In practice, the authors point out, Nordhaus’ “optimal carbon tax” would actually mean that people living or born today and in the near future will be harmed on net by the policy, because they will suffer worse economic harm from higher energy prices, than they will be spared in climate change damages from reduced emissions. It’s only when we get several generations into the future, that Nordhaus’ “optimal carbon tax” actually starts making human beings better off, compared to the status quo.

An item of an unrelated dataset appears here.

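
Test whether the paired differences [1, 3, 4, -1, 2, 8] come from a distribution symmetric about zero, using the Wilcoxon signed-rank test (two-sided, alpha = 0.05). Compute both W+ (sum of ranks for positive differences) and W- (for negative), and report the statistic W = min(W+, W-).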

This is a critical point for Americans to realize. They are constantly being hectored that if they “cared for their children” they would support a large carbon tax and other aggressive interventions. But we see that this isn’t true: If we even adopt a modest carbon tax—one that still allows 4 degrees Celsius warming (over twice the 1.5 degree currently touted by climate activists as the necessary target), according to the authors—then we are harming ourselves, our children, and our grandchildren, relative to the “do nothing” baseline. It’s only our great-grandchildren, who (on average) are going to be fantastically wealthy compared to us, who will actually start reaping net benefits from even this modest reduction in the path of emissions.

Where do we stand?
E&E News, June 2019 feature:

If carbon taxes had a godmother, her name might be Adele Morris.

The Princeton University-educated economist has worked on the issue of climate change for more than two decades — both inside and outside the government — and much of that time has been consumed by the wonkiest of possible responses: carbon pricing…”I think the idea of carbon pricing is really gaining,” she said. “It’s being incorporated into the discussion of what needs to be done, and I think that’s progress.”

There was optimism among some advocates that Republicans might be convinced to move toward carbon taxes in response to the Green New Deal. But so far there’s been little evidence of much movement, as the Republicans who do talk about climate change recently have touted investment in carbon-fighting technologies, such as carbon capture.

“We believe that the key to successfully tackling climate change is American innovation,” Rep. Kevin Brady (R-Texas) said at a recent hearing of the House Ways and Means Committee. He added, “We believe a carbon tax is not the solution to address our environmental challenges.”

Some Democrats, too, have dialed back their enthusiasm. After campaigning hard on carbon taxes in 2016, Sen. Bernie Sanders (I-Vt.) has adjusted his message for his 2020 presidential run to focus more on the Green New Deal. Nor is he alone. With a few exceptions, the 2020 Democratic candidates for president are much more likely to talk about the Paris climate accord or the Green New Deal than carbon taxes.

IER’s Take

As I’ve remarked upon before, the carbon tax is not the bipartisan salve some centrists so desperately wish it to be. Democrats have lurched to the left and as a result the carbon tax has ceded ground to even more intrusive policies aimed at curbing emissions. The remaining coalition in favor of the carbon tax remains prominent in the public discourse—see, Dr. Morris—but less so in electoral politics.

From my vantage point, there is no path to a federal carbon tax in the near term. What remains threatening to free markets in energy, however, is the ambiguous, widespread Republican endorsement of “technology” and “innovation” as a response to public pressure on climate. All too often, politicians’ narrow conception of those terms leads to the ill-conceived shoveling of taxpayer dollars into politically-favored enterprises. The rejection of a carbon tax by the overwhelming majority of Republicans does not mean we are safe from destructive climate change policies.